Дочь поэта
Шрифт:
– Давайте я вам помогу, Ниса. – Я натянула старую футболку и растянутые спортивные штаны. – Опустошу у всех мусорные корзины, отнесу на кухню чашки с остатками чая. Вещи сложу, да?
И, не дав ей ответить, спустилась по лестнице туда, где этажом ниже жили сестры.

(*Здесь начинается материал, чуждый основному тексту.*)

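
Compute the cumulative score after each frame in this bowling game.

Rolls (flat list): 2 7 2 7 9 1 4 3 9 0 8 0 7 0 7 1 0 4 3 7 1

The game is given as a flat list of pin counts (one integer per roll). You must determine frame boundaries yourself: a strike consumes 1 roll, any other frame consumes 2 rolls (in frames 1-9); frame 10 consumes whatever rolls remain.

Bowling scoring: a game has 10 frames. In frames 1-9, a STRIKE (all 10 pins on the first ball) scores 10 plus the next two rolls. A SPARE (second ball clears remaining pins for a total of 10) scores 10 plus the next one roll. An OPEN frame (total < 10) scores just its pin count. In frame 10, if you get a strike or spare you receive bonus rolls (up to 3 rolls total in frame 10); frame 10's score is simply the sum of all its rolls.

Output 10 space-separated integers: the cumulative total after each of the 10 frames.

Frame 1: OPEN (2+7=9). Cumulative: 9
Frame 2: OPEN (2+7=9). Cumulative: 18
Frame 3: SPARE (9+1=10). 10 + next roll (4) = 14. Cumulative: 32
Frame 4: OPEN (4+3=7). Cumulative: 39
Frame 5: OPEN (9+0=9). Cumulative: 48
Frame 6: OPEN (8+0=8). Cumulative: 56
Frame 7: OPEN (7+0=7). Cumulative: 63
Frame 8: OPEN (7+1=8). Cumulative: 71
Frame 9: OPEN (0+4=4). Cumulative: 75
Frame 10: SPARE. Sum of all frame-10 rolls (3+7+1) = 11. Cumulative: 86

Answer: 9 18 32 39 48 56 63 71 75 86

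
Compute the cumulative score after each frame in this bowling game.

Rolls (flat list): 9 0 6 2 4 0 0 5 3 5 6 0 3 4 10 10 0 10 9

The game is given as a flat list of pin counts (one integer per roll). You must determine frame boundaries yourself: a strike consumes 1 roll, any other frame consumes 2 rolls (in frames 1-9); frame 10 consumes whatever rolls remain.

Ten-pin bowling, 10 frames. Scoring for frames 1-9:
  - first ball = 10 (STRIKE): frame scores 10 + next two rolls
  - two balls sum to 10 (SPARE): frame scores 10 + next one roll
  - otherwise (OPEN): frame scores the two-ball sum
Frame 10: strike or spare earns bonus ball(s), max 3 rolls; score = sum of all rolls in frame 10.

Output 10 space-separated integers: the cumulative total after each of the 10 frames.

Frame 1: OPEN (9+0=9). Cumulative: 9
Frame 2: OPEN (6+2=8). Cumulative: 17
Frame 3: OPEN (4+0=4). Cumulative: 21
Frame 4: OPEN (0+5=5). Cumulative: 26
Frame 5: OPEN (3+5=8). Cumulative: 34
Frame 6: OPEN (6+0=6). Cumulative: 40
Frame 7: OPEN (3+4=7). Cumulative: 47
Frame 8: STRIKE. 10 + next two rolls (10+0) = 20. Cumulative: 67
Frame 9: STRIKE. 10 + next two rolls (0+10) = 20. Cumulative: 87
Frame 10: SPARE. Sum of all frame-10 rolls (0+10+9) = 19. Cumulative: 106

Answer: 9 17 21 26 34 40 47 67 87 106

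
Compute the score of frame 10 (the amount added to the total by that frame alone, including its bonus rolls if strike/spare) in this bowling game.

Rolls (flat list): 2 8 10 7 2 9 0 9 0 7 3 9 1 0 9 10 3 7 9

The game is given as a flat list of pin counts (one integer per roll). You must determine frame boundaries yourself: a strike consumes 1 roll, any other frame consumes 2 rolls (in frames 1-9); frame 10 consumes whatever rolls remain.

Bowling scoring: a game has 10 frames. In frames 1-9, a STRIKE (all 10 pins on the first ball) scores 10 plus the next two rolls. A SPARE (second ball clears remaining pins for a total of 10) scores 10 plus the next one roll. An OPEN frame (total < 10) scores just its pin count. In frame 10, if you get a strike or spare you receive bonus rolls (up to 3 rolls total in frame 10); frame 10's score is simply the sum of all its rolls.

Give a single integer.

Answer: 19

Derivation:
Frame 1: SPARE (2+8=10). 10 + next roll (10) = 20. Cumulative: 20
Frame 2: STRIKE. 10 + next two rolls (7+2) = 19. Cumulative: 39
Frame 3: OPEN (7+2=9). Cumulative: 48
Frame 4: OPEN (9+0=9). Cumulative: 57
Frame 5: OPEN (9+0=9). Cumulative: 66
Frame 6: SPARE (7+3=10). 10 + next roll (9) = 19. Cumulative: 85
Frame 7: SPARE (9+1=10). 10 + next roll (0) = 10. Cumulative: 95
Frame 8: OPEN (0+9=9). Cumulative: 104
Frame 9: STRIKE. 10 + next two rolls (3+7) = 20. Cumulative: 124
Frame 10: SPARE. Sum of all frame-10 rolls (3+7+9) = 19. Cumulative: 143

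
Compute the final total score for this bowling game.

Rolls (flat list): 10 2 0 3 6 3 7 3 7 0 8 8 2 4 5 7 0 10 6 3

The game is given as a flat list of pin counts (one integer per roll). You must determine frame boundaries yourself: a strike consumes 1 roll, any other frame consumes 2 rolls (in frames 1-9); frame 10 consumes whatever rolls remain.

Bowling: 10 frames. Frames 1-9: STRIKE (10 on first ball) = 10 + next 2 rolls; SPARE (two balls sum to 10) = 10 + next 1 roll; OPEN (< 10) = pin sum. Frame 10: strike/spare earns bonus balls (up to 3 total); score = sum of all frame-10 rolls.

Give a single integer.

Frame 1: STRIKE. 10 + next two rolls (2+0) = 12. Cumulative: 12
Frame 2: OPEN (2+0=2). Cumulative: 14
Frame 3: OPEN (3+6=9). Cumulative: 23
Frame 4: SPARE (3+7=10). 10 + next roll (3) = 13. Cumulative: 36
Frame 5: SPARE (3+7=10). 10 + next roll (0) = 10. Cumulative: 46
Frame 6: OPEN (0+8=8). Cumulative: 54
Frame 7: SPARE (8+2=10). 10 + next roll (4) = 14. Cumulative: 68
Frame 8: OPEN (4+5=9). Cumulative: 77
Frame 9: OPEN (7+0=7). Cumulative: 84
Frame 10: STRIKE. Sum of all frame-10 rolls (10+6+3) = 19. Cumulative: 103

Answer: 103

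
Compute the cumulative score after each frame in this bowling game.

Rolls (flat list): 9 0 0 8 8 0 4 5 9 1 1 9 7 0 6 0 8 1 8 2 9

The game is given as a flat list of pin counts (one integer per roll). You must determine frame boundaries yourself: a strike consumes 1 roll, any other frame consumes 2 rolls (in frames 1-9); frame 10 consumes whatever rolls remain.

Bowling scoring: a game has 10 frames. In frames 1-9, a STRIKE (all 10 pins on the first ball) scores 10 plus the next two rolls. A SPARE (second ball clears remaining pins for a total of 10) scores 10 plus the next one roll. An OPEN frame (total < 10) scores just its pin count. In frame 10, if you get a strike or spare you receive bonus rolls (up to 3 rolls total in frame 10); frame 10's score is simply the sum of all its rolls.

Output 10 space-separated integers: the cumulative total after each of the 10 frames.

Answer: 9 17 25 34 45 62 69 75 84 103

Derivation:
Frame 1: OPEN (9+0=9). Cumulative: 9
Frame 2: OPEN (0+8=8). Cumulative: 17
Frame 3: OPEN (8+0=8). Cumulative: 25
Frame 4: OPEN (4+5=9). Cumulative: 34
Frame 5: SPARE (9+1=10). 10 + next roll (1) = 11. Cumulative: 45
Frame 6: SPARE (1+9=10). 10 + next roll (7) = 17. Cumulative: 62
Frame 7: OPEN (7+0=7). Cumulative: 69
Frame 8: OPEN (6+0=6). Cumulative: 75
Frame 9: OPEN (8+1=9). Cumulative: 84
Frame 10: SPARE. Sum of all frame-10 rolls (8+2+9) = 19. Cumulative: 103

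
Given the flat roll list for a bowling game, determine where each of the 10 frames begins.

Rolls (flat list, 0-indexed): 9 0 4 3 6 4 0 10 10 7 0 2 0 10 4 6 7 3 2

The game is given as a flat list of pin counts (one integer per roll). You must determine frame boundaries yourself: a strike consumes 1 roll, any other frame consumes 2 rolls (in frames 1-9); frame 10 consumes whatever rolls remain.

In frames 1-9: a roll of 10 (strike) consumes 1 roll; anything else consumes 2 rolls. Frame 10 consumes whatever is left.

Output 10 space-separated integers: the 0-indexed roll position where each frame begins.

Frame 1 starts at roll index 0: rolls=9,0 (sum=9), consumes 2 rolls
Frame 2 starts at roll index 2: rolls=4,3 (sum=7), consumes 2 rolls
Frame 3 starts at roll index 4: rolls=6,4 (sum=10), consumes 2 rolls
Frame 4 starts at roll index 6: rolls=0,10 (sum=10), consumes 2 rolls
Frame 5 starts at roll index 8: roll=10 (strike), consumes 1 roll
Frame 6 starts at roll index 9: rolls=7,0 (sum=7), consumes 2 rolls
Frame 7 starts at roll index 11: rolls=2,0 (sum=2), consumes 2 rolls
Frame 8 starts at roll index 13: roll=10 (strike), consumes 1 roll
Frame 9 starts at roll index 14: rolls=4,6 (sum=10), consumes 2 rolls
Frame 10 starts at roll index 16: 3 remaining rolls

Answer: 0 2 4 6 8 9 11 13 14 16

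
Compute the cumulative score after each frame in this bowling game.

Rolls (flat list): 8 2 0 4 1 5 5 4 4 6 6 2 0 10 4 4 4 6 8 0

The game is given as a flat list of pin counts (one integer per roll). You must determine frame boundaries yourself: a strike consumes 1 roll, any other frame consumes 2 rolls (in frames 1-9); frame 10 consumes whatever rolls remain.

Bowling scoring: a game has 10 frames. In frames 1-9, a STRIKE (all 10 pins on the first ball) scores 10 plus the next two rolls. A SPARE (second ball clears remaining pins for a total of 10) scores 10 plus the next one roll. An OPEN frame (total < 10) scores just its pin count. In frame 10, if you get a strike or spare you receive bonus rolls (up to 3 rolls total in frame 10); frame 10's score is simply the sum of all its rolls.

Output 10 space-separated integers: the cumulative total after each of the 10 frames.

Frame 1: SPARE (8+2=10). 10 + next roll (0) = 10. Cumulative: 10
Frame 2: OPEN (0+4=4). Cumulative: 14
Frame 3: OPEN (1+5=6). Cumulative: 20
Frame 4: OPEN (5+4=9). Cumulative: 29
Frame 5: SPARE (4+6=10). 10 + next roll (6) = 16. Cumulative: 45
Frame 6: OPEN (6+2=8). Cumulative: 53
Frame 7: SPARE (0+10=10). 10 + next roll (4) = 14. Cumulative: 67
Frame 8: OPEN (4+4=8). Cumulative: 75
Frame 9: SPARE (4+6=10). 10 + next roll (8) = 18. Cumulative: 93
Frame 10: OPEN. Sum of all frame-10 rolls (8+0) = 8. Cumulative: 101

Answer: 10 14 20 29 45 53 67 75 93 101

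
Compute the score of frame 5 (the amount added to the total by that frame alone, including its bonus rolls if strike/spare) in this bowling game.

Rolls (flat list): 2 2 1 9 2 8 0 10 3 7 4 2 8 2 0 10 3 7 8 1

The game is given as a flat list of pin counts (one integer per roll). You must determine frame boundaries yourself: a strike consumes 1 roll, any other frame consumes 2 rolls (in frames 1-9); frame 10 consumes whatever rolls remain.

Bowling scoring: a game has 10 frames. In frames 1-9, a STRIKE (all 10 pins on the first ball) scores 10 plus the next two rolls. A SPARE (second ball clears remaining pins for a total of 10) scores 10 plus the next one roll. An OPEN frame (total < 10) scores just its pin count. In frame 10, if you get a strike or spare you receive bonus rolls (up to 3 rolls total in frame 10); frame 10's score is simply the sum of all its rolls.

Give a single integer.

Answer: 14

Derivation:
Frame 1: OPEN (2+2=4). Cumulative: 4
Frame 2: SPARE (1+9=10). 10 + next roll (2) = 12. Cumulative: 16
Frame 3: SPARE (2+8=10). 10 + next roll (0) = 10. Cumulative: 26
Frame 4: SPARE (0+10=10). 10 + next roll (3) = 13. Cumulative: 39
Frame 5: SPARE (3+7=10). 10 + next roll (4) = 14. Cumulative: 53
Frame 6: OPEN (4+2=6). Cumulative: 59
Frame 7: SPARE (8+2=10). 10 + next roll (0) = 10. Cumulative: 69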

В комнате Алекс не чувствовалось запаха духов – она вообще почти не пользовалась парфюмом, а если и душилась, то пахла изысканным мужчиной: мускус, пачули, дорогой табак.
Я заглянула под кровать – Нисе и правда пора бы пройтись тут влажной тряпкой, – открыла платяной шкаф: минимум вещей, из косметики на полке болтался один черный карандаш для глаз, тушь и гель для волос «ультрасильной фиксации». Ни крема, ни даже средства для снятия косметики, одна расческа – явно из какого-то набора для длинных перелетов. Чем она расчесывает свои пару сантиметров волос на голове – пятерней? Ничего не оказалось и в мусорке – в этом, впрочем, они были схожи со старшей сестрой.
У Анны тоже обнаружилась пустая корзина, один парфюм, ожидаемо нежно-цветочный, зато косметичка заполнена до краев: все для создания «эффекта чистого лица без косметики», однако косметики на эту цель требовалось немало. Как это было неинтересно, я раздраженно перебирала флаконы с тональником и жидкими румянами, забралась на верхнюю полку с домашней аптечкой: таблетки от запора и поноса, от аллергии, обезболивающее при месячных, тампоны и прокладки.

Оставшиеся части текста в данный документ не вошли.